Before being dismantled by UC Davis, Arizona’s defense ranked 22nd in the country, its best mark since the 2014-15 season.

Knowing how inconsistent the offense is, it seems like the Wildcats are going to have to be a team that wins ugly, outlasting teams in low-scoring defensive battles. To do that, though, they will have to play with high effort all the time and rebound when they force misses. Both have surfaced as problems lately, the latter more so.

The Wildcats’ offense now ranks 39th in the country — a decent mark that is second-best in the conference — but if they can crack back into the Top 25, they will be a team that no one in the Pac-12 will look forward to playing.

Will the bench be productive?

It has been a struggle for Arizona to get consistent production out of its non-starters, so it would be a big help if at least one of the reserves broke out in the second half of the season.

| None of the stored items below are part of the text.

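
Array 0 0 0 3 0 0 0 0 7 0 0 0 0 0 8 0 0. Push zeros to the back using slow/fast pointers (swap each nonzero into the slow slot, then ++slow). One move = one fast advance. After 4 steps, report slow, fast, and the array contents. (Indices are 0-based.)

slow=1, fast=4, a=[3, 0, 0, 0, 0, 0, 0, 0, 7, 0, 0, 0, 0, 0, 8, 0, 0]

slow=0 fast=0: a[fast]=0, fast++
slow=0 fast=1: a[fast]=0, fast++
slow=0 fast=2: a[fast]=0, fast++
slow=0 fast=3: a[fast]=3≠0 swap→a[0]=3, slow++,fast++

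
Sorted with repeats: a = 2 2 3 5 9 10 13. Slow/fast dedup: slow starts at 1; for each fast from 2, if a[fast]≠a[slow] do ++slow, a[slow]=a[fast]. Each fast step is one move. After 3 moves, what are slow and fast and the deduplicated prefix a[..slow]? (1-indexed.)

slow=1 fast=2: a[fast]=2=a[slow] dup, fast++
slow=1 fast=3: a[fast]=3≠a[slow]=2 write a[2]=3, slow++,fast++
slow=2 fast=4: a[fast]=5≠a[slow]=3 write a[3]=5, slow++,fast++

slow=3, fast=5, prefix=[2, 3, 5]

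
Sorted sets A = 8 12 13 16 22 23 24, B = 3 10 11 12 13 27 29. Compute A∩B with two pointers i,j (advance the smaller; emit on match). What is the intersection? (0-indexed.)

intersection = [12, 13]

i=0 j=0: 8>3, j++
i=0 j=1: 8<10, i++
i=1 j=1: 12>10, j++
i=1 j=2: 12>11, j++
i=1 j=3: 12==12 emit, i++,j++
i=2 j=4: 13==13 emit, i++,j++
i=3 j=5: 16<27, i++
i=4 j=5: 22<27, i++
i=5 j=5: 23<27, i++
i=6 j=5: 24<27, i++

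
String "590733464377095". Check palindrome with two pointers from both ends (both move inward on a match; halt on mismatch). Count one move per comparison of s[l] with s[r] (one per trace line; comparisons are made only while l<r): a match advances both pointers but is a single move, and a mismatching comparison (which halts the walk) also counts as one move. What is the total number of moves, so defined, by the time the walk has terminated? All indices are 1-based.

[1,15] '5'=='5' → l++,r--
[2,14] '9'=='9' → l++,r--
[3,13] '0'=='0' → l++,r--
[4,12] '7'=='7' → l++,r--
[5,11] '3'!='7' → stop

5 moves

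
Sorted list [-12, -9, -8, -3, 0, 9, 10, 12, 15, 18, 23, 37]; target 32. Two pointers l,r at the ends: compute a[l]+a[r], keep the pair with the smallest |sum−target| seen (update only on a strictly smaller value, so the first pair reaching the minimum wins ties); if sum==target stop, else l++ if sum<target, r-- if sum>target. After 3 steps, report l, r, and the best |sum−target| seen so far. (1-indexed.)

l=4, r=12, best |Δ|=3

l=1 r=12: -12+37=25 d=7 *, l++
l=2 r=12: -9+37=28 d=4 *, l++
l=3 r=12: -8+37=29 d=3 *, l++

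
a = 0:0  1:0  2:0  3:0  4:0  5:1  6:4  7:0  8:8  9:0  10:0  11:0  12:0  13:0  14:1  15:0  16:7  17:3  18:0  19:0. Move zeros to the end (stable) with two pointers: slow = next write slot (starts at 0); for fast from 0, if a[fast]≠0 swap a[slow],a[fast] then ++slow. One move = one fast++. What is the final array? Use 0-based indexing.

[1, 4, 8, 1, 7, 3, 0, 0, 0, 0, 0, 0, 0, 0, 0, 0, 0, 0, 0, 0]

(s=0,f=0) a[fast]=0 → fast++
(s=0,f=1) a[fast]=0 → fast++
(s=0,f=2) a[fast]=0 → fast++
(s=0,f=3) a[fast]=0 → fast++
(s=0,f=4) a[fast]=0 → fast++
(s=0,f=5) a[fast]=1≠0 swap→a[0]=1 → slow++,fast++
(s=1,f=6) a[fast]=4≠0 swap→a[1]=4 → slow++,fast++
(s=2,f=7) a[fast]=0 → fast++
(s=2,f=8) a[fast]=8≠0 swap→a[2]=8 → slow++,fast++
(s=3,f=9) a[fast]=0 → fast++
(s=3,f=10) a[fast]=0 → fast++
(s=3,f=11) a[fast]=0 → fast++
(s=3,f=12) a[fast]=0 → fast++
(s=3,f=13) a[fast]=0 → fast++
(s=3,f=14) a[fast]=1≠0 swap→a[3]=1 → slow++,fast++
(s=4,f=15) a[fast]=0 → fast++
(s=4,f=16) a[fast]=7≠0 swap→a[4]=7 → slow++,fast++
(s=5,f=17) a[fast]=3≠0 swap→a[5]=3 → slow++,fast++
(s=6,f=18) a[fast]=0 → fast++
(s=6,f=19) a[fast]=0 → fast++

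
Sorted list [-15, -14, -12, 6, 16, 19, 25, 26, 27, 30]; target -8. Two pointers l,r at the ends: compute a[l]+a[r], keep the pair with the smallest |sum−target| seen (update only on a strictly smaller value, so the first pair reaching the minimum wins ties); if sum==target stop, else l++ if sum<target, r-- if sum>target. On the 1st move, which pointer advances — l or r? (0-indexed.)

l=0 r=9: -15+30=15 d=23 *, r--

r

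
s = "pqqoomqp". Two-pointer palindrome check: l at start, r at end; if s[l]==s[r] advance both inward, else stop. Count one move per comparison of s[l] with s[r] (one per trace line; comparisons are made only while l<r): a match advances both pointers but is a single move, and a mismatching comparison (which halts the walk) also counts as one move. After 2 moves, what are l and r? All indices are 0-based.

[0,7] 'p'=='p' → l++,r--
[1,6] 'q'=='q' → l++,r--

l=2, r=5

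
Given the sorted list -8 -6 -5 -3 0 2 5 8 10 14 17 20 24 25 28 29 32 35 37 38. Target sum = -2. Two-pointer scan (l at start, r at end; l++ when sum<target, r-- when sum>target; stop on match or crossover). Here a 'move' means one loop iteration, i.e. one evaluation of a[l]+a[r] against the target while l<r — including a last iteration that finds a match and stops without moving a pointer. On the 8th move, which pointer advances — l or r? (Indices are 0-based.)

r

[0,19] -8+38=30 >-2 → r--
[0,18] -8+37=29 >-2 → r--
[0,17] -8+35=27 >-2 → r--
[0,16] -8+32=24 >-2 → r--
[0,15] -8+29=21 >-2 → r--
[0,14] -8+28=20 >-2 → r--
[0,13] -8+25=17 >-2 → r--
[0,12] -8+24=16 >-2 → r--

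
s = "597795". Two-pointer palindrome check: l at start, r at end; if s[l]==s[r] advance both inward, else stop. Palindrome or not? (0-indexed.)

l=0 r=5: '5'=='5', l++,r--
l=1 r=4: '9'=='9', l++,r--
l=2 r=3: '7'=='7', l++,r--

palindrome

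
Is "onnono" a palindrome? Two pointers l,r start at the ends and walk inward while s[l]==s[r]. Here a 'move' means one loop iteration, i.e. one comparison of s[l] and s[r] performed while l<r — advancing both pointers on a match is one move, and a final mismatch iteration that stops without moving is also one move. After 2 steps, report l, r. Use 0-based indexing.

l=2, r=3

[0,5] 'o'=='o' → l++,r--
[1,4] 'n'=='n' → l++,r--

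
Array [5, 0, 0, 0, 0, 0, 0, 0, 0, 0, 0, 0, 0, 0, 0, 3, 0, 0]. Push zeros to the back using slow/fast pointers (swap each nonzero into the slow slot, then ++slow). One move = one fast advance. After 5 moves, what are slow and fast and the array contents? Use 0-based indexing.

slow=1, fast=5, a=[5, 0, 0, 0, 0, 0, 0, 0, 0, 0, 0, 0, 0, 0, 0, 3, 0, 0]

slow=0 fast=0: a[fast]=5≠0 swap→a[0]=5, slow++,fast++
slow=1 fast=1: a[fast]=0, fast++
slow=1 fast=2: a[fast]=0, fast++
slow=1 fast=3: a[fast]=0, fast++
slow=1 fast=4: a[fast]=0, fast++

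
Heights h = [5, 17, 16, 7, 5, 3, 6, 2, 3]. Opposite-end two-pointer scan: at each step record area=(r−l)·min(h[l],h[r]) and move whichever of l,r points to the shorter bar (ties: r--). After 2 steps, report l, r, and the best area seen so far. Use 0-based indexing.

l=0, r=6, best area=24

[0,8] min(5,3)*8=24 best=24 * → r--
[0,7] min(5,2)*7=14 best=24 → r--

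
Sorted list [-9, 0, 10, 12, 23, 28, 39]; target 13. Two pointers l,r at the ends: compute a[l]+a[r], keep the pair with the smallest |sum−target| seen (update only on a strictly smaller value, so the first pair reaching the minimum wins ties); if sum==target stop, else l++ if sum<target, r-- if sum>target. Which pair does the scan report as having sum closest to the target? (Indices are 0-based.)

l=0 r=6: -9+39=30 d=17 *, r--
l=0 r=5: -9+28=19 d=6 *, r--
l=0 r=4: -9+23=14 d=1 *, r--
l=0 r=3: -9+12=3 d=10, l++
l=1 r=3: 0+12=12 d=1, l++
l=2 r=3: 10+12=22 d=9, r--

pair (-9, 23) with sum 14 (|Δ|=1)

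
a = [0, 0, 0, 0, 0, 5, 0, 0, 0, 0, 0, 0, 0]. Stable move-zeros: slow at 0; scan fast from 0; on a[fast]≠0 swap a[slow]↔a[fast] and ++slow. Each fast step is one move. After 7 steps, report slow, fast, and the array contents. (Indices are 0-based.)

slow=1, fast=7, a=[5, 0, 0, 0, 0, 0, 0, 0, 0, 0, 0, 0, 0]

slow=0 fast=0: a[fast]=0, fast++
slow=0 fast=1: a[fast]=0, fast++
slow=0 fast=2: a[fast]=0, fast++
slow=0 fast=3: a[fast]=0, fast++
slow=0 fast=4: a[fast]=0, fast++
slow=0 fast=5: a[fast]=5≠0 swap→a[0]=5, slow++,fast++
slow=1 fast=6: a[fast]=0, fast++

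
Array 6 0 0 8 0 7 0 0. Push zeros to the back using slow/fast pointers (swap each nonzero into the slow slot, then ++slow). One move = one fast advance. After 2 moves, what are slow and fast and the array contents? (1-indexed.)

slow=2, fast=3, a=[6, 0, 0, 8, 0, 7, 0, 0]

(s=1,f=1) a[fast]=6≠0 swap→a[1]=6 → slow++,fast++
(s=2,f=2) a[fast]=0 → fast++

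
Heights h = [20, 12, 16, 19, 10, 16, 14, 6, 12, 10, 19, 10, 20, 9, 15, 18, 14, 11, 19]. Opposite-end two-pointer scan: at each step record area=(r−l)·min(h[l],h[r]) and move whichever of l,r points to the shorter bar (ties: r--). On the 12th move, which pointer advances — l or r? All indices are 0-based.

r

[0,18] min(20,19)*18=342 best=342 * → r--
[0,17] min(20,11)*17=187 best=342 → r--
[0,16] min(20,14)*16=224 best=342 → r--
[0,15] min(20,18)*15=270 best=342 → r--
[0,14] min(20,15)*14=210 best=342 → r--
[0,13] min(20,9)*13=117 best=342 → r--
[0,12] min(20,20)*12=240 best=342 → r--
[0,11] min(20,10)*11=110 best=342 → r--
[0,10] min(20,19)*10=190 best=342 → r--
[0,9] min(20,10)*9=90 best=342 → r--
[0,8] min(20,12)*8=96 best=342 → r--
[0,7] min(20,6)*7=42 best=342 → r--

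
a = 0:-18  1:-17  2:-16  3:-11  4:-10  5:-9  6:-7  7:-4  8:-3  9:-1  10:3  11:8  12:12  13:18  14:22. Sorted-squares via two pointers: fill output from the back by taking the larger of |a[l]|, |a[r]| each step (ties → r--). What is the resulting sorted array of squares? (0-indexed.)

l=0 r=14: |-18|<=|22| out[14]=484, r--
l=0 r=13: |-18|<=|18| out[13]=324, r--
l=0 r=12: |-18|>|12| out[12]=324, l++
l=1 r=12: |-17|>|12| out[11]=289, l++
l=2 r=12: |-16|>|12| out[10]=256, l++
l=3 r=12: |-11|<=|12| out[9]=144, r--
l=3 r=11: |-11|>|8| out[8]=121, l++
l=4 r=11: |-10|>|8| out[7]=100, l++
l=5 r=11: |-9|>|8| out[6]=81, l++
l=6 r=11: |-7|<=|8| out[5]=64, r--
l=6 r=10: |-7|>|3| out[4]=49, l++
l=7 r=10: |-4|>|3| out[3]=16, l++
l=8 r=10: |-3|<=|3| out[2]=9, r--
l=8 r=9: |-3|>|-1| out[1]=9, l++
l=9 r=9: |-1|<=|-1| out[0]=1, r--

[1, 9, 9, 16, 49, 64, 81, 100, 121, 144, 256, 289, 324, 324, 484]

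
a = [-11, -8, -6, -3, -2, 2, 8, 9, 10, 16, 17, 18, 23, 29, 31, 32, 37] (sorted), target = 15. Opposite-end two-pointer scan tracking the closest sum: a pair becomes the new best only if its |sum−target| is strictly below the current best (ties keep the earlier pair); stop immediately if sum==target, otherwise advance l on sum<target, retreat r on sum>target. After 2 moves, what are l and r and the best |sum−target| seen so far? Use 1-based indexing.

l=1 r=17: -11+37=26 d=11 *, r--
l=1 r=16: -11+32=21 d=6 *, r--

l=1, r=15, best |Δ|=6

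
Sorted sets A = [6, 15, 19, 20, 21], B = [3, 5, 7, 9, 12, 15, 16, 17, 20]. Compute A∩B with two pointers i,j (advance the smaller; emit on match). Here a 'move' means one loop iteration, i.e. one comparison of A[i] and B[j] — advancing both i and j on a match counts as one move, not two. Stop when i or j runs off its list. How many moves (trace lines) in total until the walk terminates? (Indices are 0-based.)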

Ira Lee capped off nonconference play with two solid games, so maybe it will be him. Or maybe it will be Dylan Smith, who is a jump shot away from being a quality 3-and-D wing.

Maybe Ryan Luther will look more like the guy who averaged a double-double at Pitt last season. Maybe Devonaire Doutrive will finally get regular playing time and make the most of it.

It doesn’t have to be scoring, either. Even just a consistent boost on the glass from Luther or Lee will be helpful.

Is Arizona’s shooting due for a progression to the mean?

The Wildcats are shooting 32.6 percent from 3, Miller’s worst 3-point shooting team ever, including his Xavier days. The weird part is this team was thought to be a pretty solid shooting team heading into the season.

However, only Coleman (.419) has hit 3s at a high percentage this year. Guys like Randolph (.339), Williams (.269) and Smith (.304) are all below where most people figured they would be, while Emmanuel Akot is struggling as well (.263).

Luther was having trouble with his shot too, but upped his percentage to .375 after sinking two triples against UC Davis, and perhaps others will follow suit. Even becoming an average 3-point shooting team (34 percent) would be a big development for this team.

One adjustment Arizona made recently is it is trying to rely less on 3s. The Wildcats only hoisted 12 against Montana and 18 against UC Davis, well below their season average of 22.

Maybe being more selective will help them be more efficient, but it didn’t in those games. Arizona was 2 for 12 against Montana and 6 for 18 against UC Davis.

Another thing to track: Arizona’s opponents also progressing to the mean. They are only shooting 28.3 percent from behind the arc against the Wildcats, more than five percent below the Division I average.

While you would like to credit Arizona’s defense for that, there is probably some luck involved as well — or maybe McKale is just a tough place to shoot.